NASA's Hubble Space Telescope has discovered exocomets — comets outside our solar system — plunging onto a young star that resides 95 light-years from Earth.
This star, called HD 172555, represents the third extrasolar system where astronomers have detected doomed, wayward comets. All of the systems are young, under 40 million years old, NASA said in a statement on Saturday.
The exocomets were not directly seen around the star, but their presence was inferred by detecting gas that is likely the vaporised remnants of their icy nuclei.
Astronomers have found similar plunges in our own solar system. Sun-grazing comets routinely fall into our sun.
"Seeing these sun-grazing comets in our solar system and in three extrasolar systems means that this activity may be common in young star systems," said study leader Carol Grady from NASA's Goddard Spaceflight Center in Greenbelt, Maryland.

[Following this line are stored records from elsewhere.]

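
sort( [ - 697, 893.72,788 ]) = [ - 697, 788,893.72]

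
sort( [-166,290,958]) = [ - 166,290,958]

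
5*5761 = 28805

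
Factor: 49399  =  7^1 * 7057^1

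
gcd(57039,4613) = 1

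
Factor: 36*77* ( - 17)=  - 2^2 * 3^2*7^1*11^1*17^1 = - 47124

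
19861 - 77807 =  - 57946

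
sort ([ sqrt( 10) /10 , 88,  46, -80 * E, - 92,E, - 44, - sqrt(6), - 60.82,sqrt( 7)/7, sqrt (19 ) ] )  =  [ - 80*E, -92, - 60.82, - 44, - sqrt( 6), sqrt ( 10)/10, sqrt( 7) /7, E, sqrt( 19 ),  46, 88]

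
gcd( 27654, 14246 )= 838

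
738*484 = 357192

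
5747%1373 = 255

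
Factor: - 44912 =-2^4 * 7^1 * 401^1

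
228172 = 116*1967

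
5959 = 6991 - 1032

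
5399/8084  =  5399/8084 = 0.67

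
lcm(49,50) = 2450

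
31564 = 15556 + 16008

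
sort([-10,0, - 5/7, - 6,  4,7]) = [ -10, - 6, - 5/7, 0,4,7 ] 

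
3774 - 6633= - 2859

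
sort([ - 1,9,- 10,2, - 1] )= [-10,  -  1, - 1 , 2, 9]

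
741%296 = 149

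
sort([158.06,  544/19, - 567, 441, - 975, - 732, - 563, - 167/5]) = [ - 975, - 732,-567, -563, - 167/5, 544/19, 158.06, 441]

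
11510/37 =311 + 3/37 = 311.08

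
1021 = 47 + 974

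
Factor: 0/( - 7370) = 0^1  =  0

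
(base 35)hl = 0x268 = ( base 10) 616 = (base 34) i4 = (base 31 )JR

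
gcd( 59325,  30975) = 525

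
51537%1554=255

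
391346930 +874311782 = 1265658712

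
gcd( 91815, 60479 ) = 1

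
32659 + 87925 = 120584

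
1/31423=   1/31423 = 0.00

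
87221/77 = 87221/77 = 1132.74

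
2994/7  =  427 + 5/7 = 427.71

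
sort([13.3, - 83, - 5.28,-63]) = [ - 83, - 63, - 5.28 , 13.3]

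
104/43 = 104/43  =  2.42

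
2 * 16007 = 32014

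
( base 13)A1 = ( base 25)56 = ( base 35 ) 3Q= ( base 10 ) 131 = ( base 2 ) 10000011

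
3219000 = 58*55500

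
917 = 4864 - 3947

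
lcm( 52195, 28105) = 365365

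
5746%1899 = 49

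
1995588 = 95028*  21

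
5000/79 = 63 + 23/79 = 63.29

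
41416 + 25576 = 66992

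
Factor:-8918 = -2^1*7^3*13^1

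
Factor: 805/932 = 2^( - 2)*5^1*7^1*23^1* 233^(  -  1)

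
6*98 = 588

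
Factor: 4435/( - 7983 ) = - 3^(  -  2 )*5^1 = - 5/9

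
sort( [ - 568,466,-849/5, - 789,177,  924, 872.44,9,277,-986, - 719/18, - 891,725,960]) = [ - 986, - 891, - 789, - 568, - 849/5, - 719/18,9, 177,277,466,725, 872.44, 924, 960]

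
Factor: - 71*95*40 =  - 2^3* 5^2*19^1  *  71^1 =-269800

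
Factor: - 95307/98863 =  - 3^1*109^( - 1 ) *907^( - 1)*31769^1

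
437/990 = 437/990 = 0.44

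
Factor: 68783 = 11^1*13^2*37^1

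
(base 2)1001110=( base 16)4e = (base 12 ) 66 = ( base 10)78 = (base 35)28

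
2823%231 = 51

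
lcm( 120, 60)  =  120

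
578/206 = 289/103 = 2.81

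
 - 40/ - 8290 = 4/829 =0.00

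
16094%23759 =16094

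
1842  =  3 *614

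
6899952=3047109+3852843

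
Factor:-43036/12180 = -53/15 = -3^( - 1 )*5^( - 1)*53^1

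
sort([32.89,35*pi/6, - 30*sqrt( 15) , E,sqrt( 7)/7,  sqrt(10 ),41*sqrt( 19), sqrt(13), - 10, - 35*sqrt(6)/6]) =[ - 30*sqrt(15), - 35*sqrt( 6)/6 , - 10 , sqrt(7 ) /7 , E , sqrt( 10), sqrt ( 13), 35*pi/6,  32.89 , 41*sqrt( 19) ]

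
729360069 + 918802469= 1648162538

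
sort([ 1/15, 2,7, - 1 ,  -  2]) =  [-2 ,-1, 1/15,2, 7]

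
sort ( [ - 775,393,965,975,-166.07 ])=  [ - 775, - 166.07,393,965, 975] 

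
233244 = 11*21204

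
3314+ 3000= 6314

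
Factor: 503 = 503^1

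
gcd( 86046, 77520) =6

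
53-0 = 53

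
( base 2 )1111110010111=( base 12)481B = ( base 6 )101235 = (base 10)8087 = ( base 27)b2e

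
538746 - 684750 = - 146004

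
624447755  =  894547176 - 270099421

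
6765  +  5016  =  11781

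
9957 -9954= 3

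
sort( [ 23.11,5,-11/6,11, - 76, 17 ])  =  [ - 76,  -  11/6,5,11, 17,  23.11]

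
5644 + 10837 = 16481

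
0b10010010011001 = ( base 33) 8JU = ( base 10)9369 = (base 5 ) 244434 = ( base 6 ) 111213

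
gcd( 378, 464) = 2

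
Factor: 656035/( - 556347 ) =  - 3^( - 1) * 5^1*11^( - 1)*23^( - 1 )*179^1  =  - 895/759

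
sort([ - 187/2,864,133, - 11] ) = [-187/2, - 11, 133,864 ] 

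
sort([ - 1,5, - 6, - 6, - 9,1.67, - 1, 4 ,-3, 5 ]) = [ - 9,  -  6, - 6, - 3, - 1, - 1,  1.67,4,5,5 ] 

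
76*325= 24700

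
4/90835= 4/90835 = 0.00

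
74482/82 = 37241/41 = 908.32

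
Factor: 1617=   3^1*7^2 * 11^1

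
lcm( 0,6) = 0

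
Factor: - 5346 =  - 2^1*3^5 * 11^1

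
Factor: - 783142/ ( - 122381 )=2^1*7^( - 1) * 19^1*37^1 *557^1*  17483^ ( - 1 )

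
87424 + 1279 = 88703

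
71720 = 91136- 19416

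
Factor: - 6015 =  - 3^1*5^1 * 401^1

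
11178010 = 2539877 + 8638133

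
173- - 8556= 8729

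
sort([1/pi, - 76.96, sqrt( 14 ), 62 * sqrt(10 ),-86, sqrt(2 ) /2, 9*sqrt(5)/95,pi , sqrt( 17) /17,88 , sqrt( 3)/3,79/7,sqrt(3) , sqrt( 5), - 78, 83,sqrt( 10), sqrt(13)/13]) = [ - 86, - 78,-76.96, 9*sqrt(5 ) /95, sqrt( 17)/17, sqrt ( 13)/13, 1/pi,sqrt(3)/3,  sqrt(2) /2, sqrt(3), sqrt(5), pi , sqrt( 10),sqrt( 14),79/7,  83, 88, 62*sqrt(10) ]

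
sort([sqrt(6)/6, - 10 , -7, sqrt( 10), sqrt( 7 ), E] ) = [ -10, - 7,sqrt( 6) /6, sqrt( 7), E, sqrt( 10)] 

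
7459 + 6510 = 13969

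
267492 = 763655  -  496163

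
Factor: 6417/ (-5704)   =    -  9/8= - 2^( -3)*3^2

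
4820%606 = 578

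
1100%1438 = 1100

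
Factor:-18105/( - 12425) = 3^1*5^( - 1)*7^( - 1)*17^1 = 51/35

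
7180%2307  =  259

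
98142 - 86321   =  11821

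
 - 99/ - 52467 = 33/17489 = 0.00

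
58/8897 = 58/8897= 0.01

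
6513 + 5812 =12325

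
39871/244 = 39871/244= 163.41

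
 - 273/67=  - 273/67 = -  4.07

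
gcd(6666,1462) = 2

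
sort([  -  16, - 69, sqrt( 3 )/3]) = [  -  69 , -16, sqrt( 3)/3]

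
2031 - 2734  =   - 703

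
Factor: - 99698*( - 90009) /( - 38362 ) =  - 3^2 * 73^1 *79^1* 137^1*631^1*19181^ ( - 1 ) = -4486858641/19181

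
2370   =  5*474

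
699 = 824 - 125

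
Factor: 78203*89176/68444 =2^1*157^1*241^ ( - 1 ) * 78203^1= 24555742/241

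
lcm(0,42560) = 0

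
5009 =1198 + 3811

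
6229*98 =610442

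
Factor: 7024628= 2^2*13^1 * 135089^1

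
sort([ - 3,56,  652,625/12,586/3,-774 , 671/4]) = [ - 774 , - 3,625/12,56, 671/4,586/3,  652]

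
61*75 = 4575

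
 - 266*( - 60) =15960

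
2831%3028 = 2831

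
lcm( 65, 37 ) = 2405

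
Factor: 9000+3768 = 12768 =2^5* 3^1*7^1*19^1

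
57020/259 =220 + 40/259 =220.15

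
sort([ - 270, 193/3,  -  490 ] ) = [ - 490,-270, 193/3] 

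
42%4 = 2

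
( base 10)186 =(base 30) 66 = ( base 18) A6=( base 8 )272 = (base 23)82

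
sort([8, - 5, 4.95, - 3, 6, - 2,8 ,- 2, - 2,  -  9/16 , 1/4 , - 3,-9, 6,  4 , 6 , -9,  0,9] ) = [  -  9, - 9, - 5, - 3, - 3, - 2,-2 ,-2, - 9/16, 0 , 1/4 , 4,  4.95,6,  6, 6,8, 8 , 9] 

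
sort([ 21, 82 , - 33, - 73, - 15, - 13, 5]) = [-73,-33, - 15, - 13, 5, 21, 82 ] 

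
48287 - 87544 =-39257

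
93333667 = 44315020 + 49018647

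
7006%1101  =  400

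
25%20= 5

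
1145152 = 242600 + 902552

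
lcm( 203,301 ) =8729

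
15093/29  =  15093/29 = 520.45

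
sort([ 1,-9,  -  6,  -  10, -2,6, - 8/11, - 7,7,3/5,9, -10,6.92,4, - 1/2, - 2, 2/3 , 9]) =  [-10 , - 10,-9, - 7,  -  6, - 2, - 2 ,-8/11, - 1/2, 3/5, 2/3,1, 4, 6, 6.92,7,9,  9]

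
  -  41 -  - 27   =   - 14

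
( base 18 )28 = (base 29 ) 1f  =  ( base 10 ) 44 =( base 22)20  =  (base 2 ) 101100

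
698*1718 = 1199164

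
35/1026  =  35/1026 = 0.03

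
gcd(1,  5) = 1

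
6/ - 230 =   -  3/115 = -  0.03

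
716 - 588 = 128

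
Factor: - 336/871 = -2^4*3^1 * 7^1 * 13^ ( - 1 ) * 67^( - 1 ) 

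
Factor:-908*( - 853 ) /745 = 2^2*5^( - 1 )*149^(-1 )*227^1*853^1 = 774524/745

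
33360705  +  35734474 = 69095179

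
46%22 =2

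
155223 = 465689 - 310466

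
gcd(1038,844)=2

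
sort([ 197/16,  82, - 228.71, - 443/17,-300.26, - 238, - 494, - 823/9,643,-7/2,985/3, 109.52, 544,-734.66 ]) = [-734.66, - 494, - 300.26,-238, - 228.71,-823/9, - 443/17, - 7/2, 197/16,82, 109.52,985/3, 544,643]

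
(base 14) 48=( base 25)2E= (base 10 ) 64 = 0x40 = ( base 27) 2A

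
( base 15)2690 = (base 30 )94F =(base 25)D4A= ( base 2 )10000000101011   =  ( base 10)8235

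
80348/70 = 40174/35 = 1147.83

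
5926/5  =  5926/5= 1185.20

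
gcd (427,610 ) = 61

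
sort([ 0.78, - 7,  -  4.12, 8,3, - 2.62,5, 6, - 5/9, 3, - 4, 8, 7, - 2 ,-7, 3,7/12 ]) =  [ - 7,  -  7, - 4.12, - 4,-2.62,  -  2, - 5/9 , 7/12,0.78, 3, 3,3, 5  ,  6, 7, 8, 8 ]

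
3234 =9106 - 5872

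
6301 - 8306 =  - 2005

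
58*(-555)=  - 32190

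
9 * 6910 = 62190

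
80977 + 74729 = 155706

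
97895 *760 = 74400200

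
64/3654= 32/1827=0.02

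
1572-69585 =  - 68013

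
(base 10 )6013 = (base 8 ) 13575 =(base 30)6kd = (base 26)8N7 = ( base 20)F0D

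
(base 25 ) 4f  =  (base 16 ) 73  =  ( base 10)115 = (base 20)5F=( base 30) 3P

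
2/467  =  2/467 = 0.00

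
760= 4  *190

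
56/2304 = 7/288=0.02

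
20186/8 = 2523 + 1/4 = 2523.25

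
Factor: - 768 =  - 2^8 * 3^1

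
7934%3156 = 1622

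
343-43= 300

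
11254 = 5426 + 5828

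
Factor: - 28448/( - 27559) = 32/31 =2^5*31^(- 1) 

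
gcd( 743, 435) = 1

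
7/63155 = 7/63155 = 0.00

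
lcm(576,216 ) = 1728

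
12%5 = 2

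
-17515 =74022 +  - 91537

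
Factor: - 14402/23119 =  - 38/61 =-  2^1 * 19^1*61^(-1)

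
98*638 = 62524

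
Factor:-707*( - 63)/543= 3^1*7^2*101^1*181^(-1) = 14847/181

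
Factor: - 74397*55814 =- 4152394158=- 2^1*3^1*11^1 * 43^1 * 59^1*24799^1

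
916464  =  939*976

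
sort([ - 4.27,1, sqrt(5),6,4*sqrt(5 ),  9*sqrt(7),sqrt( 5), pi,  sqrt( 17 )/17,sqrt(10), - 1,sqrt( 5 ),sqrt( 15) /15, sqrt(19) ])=[ - 4.27, - 1, sqrt(17 ) /17 , sqrt(15) /15 , 1, sqrt( 5) , sqrt( 5),sqrt ( 5 ),  pi,  sqrt( 10),  sqrt(19),  6, 4 *sqrt( 5 ),  9 * sqrt ( 7 )] 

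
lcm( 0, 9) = 0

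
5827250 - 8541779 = -2714529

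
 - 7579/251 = -7579/251 = - 30.20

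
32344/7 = 4620 + 4/7  =  4620.57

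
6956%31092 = 6956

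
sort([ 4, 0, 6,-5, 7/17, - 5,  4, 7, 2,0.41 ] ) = [  -  5 , - 5, 0, 0.41,7/17, 2, 4,4, 6,7 ] 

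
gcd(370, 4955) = 5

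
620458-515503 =104955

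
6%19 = 6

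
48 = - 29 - - 77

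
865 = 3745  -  2880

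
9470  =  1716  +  7754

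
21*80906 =1699026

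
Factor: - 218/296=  - 2^(-2 ) * 37^(  -  1) * 109^1=-  109/148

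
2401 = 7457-5056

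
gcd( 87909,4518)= 3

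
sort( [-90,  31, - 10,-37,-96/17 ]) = [-90,  -  37,- 10,- 96/17, 31 ] 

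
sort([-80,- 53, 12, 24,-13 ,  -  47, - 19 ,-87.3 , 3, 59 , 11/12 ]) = [ - 87.3,-80,  -  53 , - 47, - 19 ,-13 , 11/12, 3,12 , 24,59]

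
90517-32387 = 58130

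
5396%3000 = 2396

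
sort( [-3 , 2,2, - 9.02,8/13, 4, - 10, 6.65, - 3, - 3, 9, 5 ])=[ - 10, - 9.02, - 3, - 3, - 3 , 8/13, 2, 2, 4,  5,6.65,9 ]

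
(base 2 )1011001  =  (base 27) 38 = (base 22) 41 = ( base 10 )89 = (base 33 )2n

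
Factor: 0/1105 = 0 =0^1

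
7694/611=7694/611 = 12.59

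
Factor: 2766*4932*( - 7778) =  - 106106791536 =- 2^4 *3^3*137^1*461^1*3889^1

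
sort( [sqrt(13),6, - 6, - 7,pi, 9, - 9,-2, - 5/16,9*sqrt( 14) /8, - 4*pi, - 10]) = [ - 4*pi, - 10, - 9, - 7 , - 6, - 2 , - 5/16, pi, sqrt(13),9*sqrt( 14)/8,6,9 ] 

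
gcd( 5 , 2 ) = 1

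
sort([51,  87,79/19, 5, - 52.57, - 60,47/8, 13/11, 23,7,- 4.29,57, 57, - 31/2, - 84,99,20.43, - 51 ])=[ - 84,-60 ,-52.57,-51,  -  31/2, - 4.29,13/11,79/19,5,47/8,7, 20.43,23,51,  57, 57,87,99 ]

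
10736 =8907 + 1829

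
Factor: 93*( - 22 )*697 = -2^1*3^1*11^1*17^1*31^1*41^1 = -1426062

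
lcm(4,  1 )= 4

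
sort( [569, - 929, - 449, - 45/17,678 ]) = [-929, - 449, - 45/17,569,678 ]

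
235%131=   104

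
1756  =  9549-7793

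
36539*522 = 19073358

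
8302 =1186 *7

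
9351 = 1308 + 8043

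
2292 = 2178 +114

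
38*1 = 38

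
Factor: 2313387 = 3^3*47^1*1823^1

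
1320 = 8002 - 6682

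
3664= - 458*( - 8 )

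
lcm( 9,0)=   0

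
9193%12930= 9193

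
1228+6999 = 8227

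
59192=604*98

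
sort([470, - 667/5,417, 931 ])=[-667/5,417,470,931 ] 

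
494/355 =494/355 = 1.39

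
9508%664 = 212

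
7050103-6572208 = 477895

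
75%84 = 75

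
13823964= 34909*396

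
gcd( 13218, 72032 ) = 2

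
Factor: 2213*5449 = 12058637 = 2213^1 * 5449^1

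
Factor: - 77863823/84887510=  - 2^(  -  1) *5^(-1)*109^1*809^1*883^1 * 8488751^( - 1)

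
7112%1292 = 652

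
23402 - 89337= - 65935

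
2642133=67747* 39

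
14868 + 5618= 20486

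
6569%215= 119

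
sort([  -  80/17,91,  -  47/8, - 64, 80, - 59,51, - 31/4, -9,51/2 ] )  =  [ - 64,- 59, - 9, - 31/4, - 47/8, - 80/17, 51/2, 51, 80,91]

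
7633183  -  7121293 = 511890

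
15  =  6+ 9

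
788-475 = 313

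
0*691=0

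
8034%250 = 34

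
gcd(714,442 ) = 34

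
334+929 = 1263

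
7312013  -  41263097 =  - 33951084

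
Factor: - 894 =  - 2^1*3^1*149^1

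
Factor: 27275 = 5^2*1091^1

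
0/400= 0 = 0.00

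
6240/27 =2080/9 = 231.11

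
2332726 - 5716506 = -3383780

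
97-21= 76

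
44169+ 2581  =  46750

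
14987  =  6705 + 8282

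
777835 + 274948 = 1052783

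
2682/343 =7 + 281/343=7.82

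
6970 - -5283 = 12253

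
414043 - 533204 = -119161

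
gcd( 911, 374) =1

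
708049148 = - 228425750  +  936474898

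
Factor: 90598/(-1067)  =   - 2^1*11^(-1)*467^1 = - 934/11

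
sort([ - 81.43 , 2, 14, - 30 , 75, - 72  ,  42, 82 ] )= [- 81.43, - 72, - 30 , 2,14, 42,75,82] 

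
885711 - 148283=737428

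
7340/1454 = 5 + 35/727 =5.05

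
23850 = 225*106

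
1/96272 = 1/96272 = 0.00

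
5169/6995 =5169/6995 = 0.74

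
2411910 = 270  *8933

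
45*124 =5580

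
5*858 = 4290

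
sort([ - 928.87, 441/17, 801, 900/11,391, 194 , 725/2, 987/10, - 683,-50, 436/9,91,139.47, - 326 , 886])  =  [ - 928.87, - 683, - 326,  -  50, 441/17, 436/9, 900/11 , 91, 987/10, 139.47 , 194, 725/2,391,801,886]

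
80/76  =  1+1/19 = 1.05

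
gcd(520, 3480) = 40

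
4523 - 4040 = 483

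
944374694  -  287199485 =657175209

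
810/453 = 1 + 119/151 = 1.79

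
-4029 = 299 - 4328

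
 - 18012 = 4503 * ( - 4)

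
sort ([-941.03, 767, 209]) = [ - 941.03, 209, 767]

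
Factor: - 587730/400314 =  -715/487= - 5^1 * 11^1*13^1 * 487^( -1 ) 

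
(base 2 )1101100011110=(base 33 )6cc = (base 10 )6942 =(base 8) 15436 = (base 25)b2h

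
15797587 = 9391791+6405796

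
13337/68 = 13337/68=196.13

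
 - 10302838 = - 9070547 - 1232291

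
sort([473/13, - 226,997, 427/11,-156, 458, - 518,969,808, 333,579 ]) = [ - 518, - 226, -156, 473/13, 427/11, 333, 458,579,  808, 969, 997]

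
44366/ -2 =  - 22183/1 = -22183.00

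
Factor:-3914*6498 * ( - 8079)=205474596588 = 2^2*3^3 * 19^3*103^1* 2693^1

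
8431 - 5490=2941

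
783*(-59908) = -46907964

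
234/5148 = 1/22 = 0.05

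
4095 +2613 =6708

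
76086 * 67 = 5097762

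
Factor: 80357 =107^1 * 751^1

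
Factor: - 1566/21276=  - 29/394 = - 2^(-1 )*29^1 * 197^ ( - 1)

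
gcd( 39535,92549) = 1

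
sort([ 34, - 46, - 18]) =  [ - 46, - 18 , 34]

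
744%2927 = 744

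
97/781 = 97/781 = 0.12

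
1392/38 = 696/19 = 36.63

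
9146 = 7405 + 1741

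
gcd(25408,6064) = 16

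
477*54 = 25758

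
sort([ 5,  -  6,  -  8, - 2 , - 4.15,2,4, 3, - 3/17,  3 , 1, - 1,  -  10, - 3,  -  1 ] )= [ - 10, -8, - 6, - 4.15, - 3, - 2, - 1, - 1,-3/17,  1, 2,  3,3,4,5 ]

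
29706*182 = 5406492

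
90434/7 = 90434/7 = 12919.14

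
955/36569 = 955/36569 = 0.03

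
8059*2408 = 19406072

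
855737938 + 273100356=1128838294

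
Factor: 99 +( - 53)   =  46 = 2^1*23^1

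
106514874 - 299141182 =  - 192626308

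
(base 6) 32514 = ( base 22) 970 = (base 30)50A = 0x119e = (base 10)4510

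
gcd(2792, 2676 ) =4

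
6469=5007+1462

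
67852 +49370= 117222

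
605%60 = 5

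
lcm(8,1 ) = 8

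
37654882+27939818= 65594700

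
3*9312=27936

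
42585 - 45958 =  - 3373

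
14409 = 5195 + 9214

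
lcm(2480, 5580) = 22320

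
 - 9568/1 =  - 9568 = - 9568.00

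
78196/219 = 357 + 13/219 = 357.06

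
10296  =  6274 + 4022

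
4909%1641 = 1627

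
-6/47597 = -6/47597 = -0.00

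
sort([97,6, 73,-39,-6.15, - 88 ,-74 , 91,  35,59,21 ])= [ - 88,  -  74,-39, - 6.15,6, 21 , 35,59, 73, 91, 97]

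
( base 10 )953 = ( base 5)12303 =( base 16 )3B9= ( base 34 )s1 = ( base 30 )11n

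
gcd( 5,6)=1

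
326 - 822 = -496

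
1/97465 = 1/97465 = 0.00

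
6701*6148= 41197748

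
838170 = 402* 2085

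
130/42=65/21 = 3.10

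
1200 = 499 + 701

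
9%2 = 1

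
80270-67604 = 12666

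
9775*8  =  78200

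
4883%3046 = 1837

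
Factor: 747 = 3^2*83^1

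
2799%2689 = 110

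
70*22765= 1593550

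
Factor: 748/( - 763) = - 2^2* 7^( - 1)*11^1*17^1*109^(-1 ) 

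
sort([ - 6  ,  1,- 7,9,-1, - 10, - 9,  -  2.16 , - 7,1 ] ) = [-10, - 9, - 7, - 7,-6, - 2.16, - 1,1,1, 9 ]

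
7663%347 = 29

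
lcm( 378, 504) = 1512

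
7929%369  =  180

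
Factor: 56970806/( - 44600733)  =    -  2^1 * 3^(- 3)* 19^( - 1)* 73^1 * 227^( - 1) * 383^( - 1) * 390211^1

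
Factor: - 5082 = - 2^1 * 3^1*7^1*11^2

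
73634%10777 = 8972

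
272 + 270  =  542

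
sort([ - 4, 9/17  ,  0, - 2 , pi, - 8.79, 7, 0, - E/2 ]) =[ - 8.79, - 4, - 2,-E/2 , 0,0,9/17,pi,7 ]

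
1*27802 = 27802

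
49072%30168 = 18904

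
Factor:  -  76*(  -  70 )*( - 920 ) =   -  4894400 = - 2^6*5^2*7^1*19^1*23^1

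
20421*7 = 142947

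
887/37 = 887/37 = 23.97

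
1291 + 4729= 6020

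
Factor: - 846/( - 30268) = 9/322 = 2^( - 1 )*3^2*7^( - 1)*23^( - 1 ) 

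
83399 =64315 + 19084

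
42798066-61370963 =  - 18572897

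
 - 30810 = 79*( - 390)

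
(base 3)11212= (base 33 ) 3W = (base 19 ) 6h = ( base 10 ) 131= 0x83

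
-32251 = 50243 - 82494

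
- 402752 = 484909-887661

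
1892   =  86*22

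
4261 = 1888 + 2373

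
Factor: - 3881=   -  3881^1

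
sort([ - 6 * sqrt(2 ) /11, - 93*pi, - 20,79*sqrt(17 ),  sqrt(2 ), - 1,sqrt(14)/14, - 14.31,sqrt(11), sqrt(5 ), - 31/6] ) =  [ - 93*pi,-20, - 14.31, - 31/6, - 1, - 6 *sqrt(2)/11, sqrt(14)/14,sqrt ( 2),sqrt( 5 ), sqrt(11 ),79 * sqrt (17)]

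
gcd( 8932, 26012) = 28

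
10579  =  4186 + 6393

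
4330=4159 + 171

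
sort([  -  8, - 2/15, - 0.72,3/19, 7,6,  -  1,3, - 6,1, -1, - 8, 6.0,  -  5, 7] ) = [ - 8, - 8,  -  6,  -  5 , -1, - 1,  -  0.72, - 2/15,3/19,  1 , 3, 6,6.0,7,7]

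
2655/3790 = 531/758  =  0.70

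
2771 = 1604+1167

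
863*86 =74218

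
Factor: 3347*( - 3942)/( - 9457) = 2^1*3^3*7^( - 2) * 73^1*193^( - 1 )*3347^1 = 13193874/9457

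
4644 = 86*54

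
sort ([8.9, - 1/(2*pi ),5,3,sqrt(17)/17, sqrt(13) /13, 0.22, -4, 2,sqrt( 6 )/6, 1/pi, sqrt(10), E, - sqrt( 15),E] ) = [ - 4,-sqrt(15 ), - 1/( 2*pi ), 0.22, sqrt(17 )/17,sqrt (13 ) /13,1/pi, sqrt(6) /6, 2, E, E, 3, sqrt(10),5, 8.9] 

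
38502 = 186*207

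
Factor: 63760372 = 2^2*13^1*61^1 * 20101^1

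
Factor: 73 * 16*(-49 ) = - 57232 = -2^4*7^2 * 73^1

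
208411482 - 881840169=-673428687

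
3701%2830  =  871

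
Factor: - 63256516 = -2^2*15814129^1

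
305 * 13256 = 4043080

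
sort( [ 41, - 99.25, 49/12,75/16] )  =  [ - 99.25,49/12, 75/16,41]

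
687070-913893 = - 226823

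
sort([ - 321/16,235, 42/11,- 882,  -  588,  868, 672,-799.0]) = [ -882, - 799.0, - 588, - 321/16 , 42/11,235,672,868] 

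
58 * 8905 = 516490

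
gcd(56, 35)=7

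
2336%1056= 224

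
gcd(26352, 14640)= 2928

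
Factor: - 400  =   - 2^4*5^2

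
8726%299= 55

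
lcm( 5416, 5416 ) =5416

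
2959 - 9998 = -7039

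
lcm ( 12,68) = 204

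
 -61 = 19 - 80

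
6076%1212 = 16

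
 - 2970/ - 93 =990/31 = 31.94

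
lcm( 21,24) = 168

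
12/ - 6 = - 2/1 = -2.00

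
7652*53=405556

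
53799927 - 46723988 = 7075939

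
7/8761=7/8761 = 0.00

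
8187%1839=831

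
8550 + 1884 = 10434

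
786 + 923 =1709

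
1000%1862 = 1000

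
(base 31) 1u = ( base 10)61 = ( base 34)1r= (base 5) 221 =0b111101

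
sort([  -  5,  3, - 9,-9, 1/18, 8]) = [ - 9 , - 9,- 5,1/18, 3, 8]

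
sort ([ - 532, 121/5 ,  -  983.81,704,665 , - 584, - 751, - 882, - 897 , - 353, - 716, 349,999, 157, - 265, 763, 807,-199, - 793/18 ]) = [  -  983.81, - 897, - 882, - 751, - 716, -584, - 532, - 353, - 265,- 199, - 793/18,121/5, 157 , 349,665,704,763,807,999 ] 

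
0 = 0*772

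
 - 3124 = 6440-9564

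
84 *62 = 5208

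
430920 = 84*5130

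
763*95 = 72485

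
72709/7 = 10387 =10387.00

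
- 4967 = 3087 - 8054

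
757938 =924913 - 166975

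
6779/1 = 6779 = 6779.00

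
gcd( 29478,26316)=102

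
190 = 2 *95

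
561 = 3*187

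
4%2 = 0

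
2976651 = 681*4371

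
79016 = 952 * 83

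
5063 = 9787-4724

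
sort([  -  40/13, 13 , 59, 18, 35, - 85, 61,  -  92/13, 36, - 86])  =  [  -  86,  -  85,- 92/13, - 40/13, 13, 18,35, 36 , 59, 61 ]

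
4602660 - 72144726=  - 67542066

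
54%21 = 12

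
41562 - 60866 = - 19304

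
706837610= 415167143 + 291670467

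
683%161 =39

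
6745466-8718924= - 1973458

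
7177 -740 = 6437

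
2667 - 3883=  - 1216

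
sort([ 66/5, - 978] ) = [ - 978,66/5]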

The presence of these doomed comets provides circumstantial evidence for "gravitational stirring" by an unseen Jupiter-size planet, where comets deflected by its gravity are catapulted into the star, the scientists said.
These events also provide new insights into the past and present activity of comets in our solar system.
"This activity at its peak represents a star's active teenage years. Watching these events gives us insight into what probably went on in the early days of our solar system, when comets were pelting the inner solar system bodies, including Earth," Grady said.
The scientists even believe that infalling comets could have transported water to Earth and the other inner planets of our solar system.
"In fact, these star-grazing comets may make life possible, because they carry water and other life-forming elements, such as carbon, to terrestrial planets," Grady noted.
The findings were presented at the winter meeting of the American Astronomical Society in Grapevine, Texas.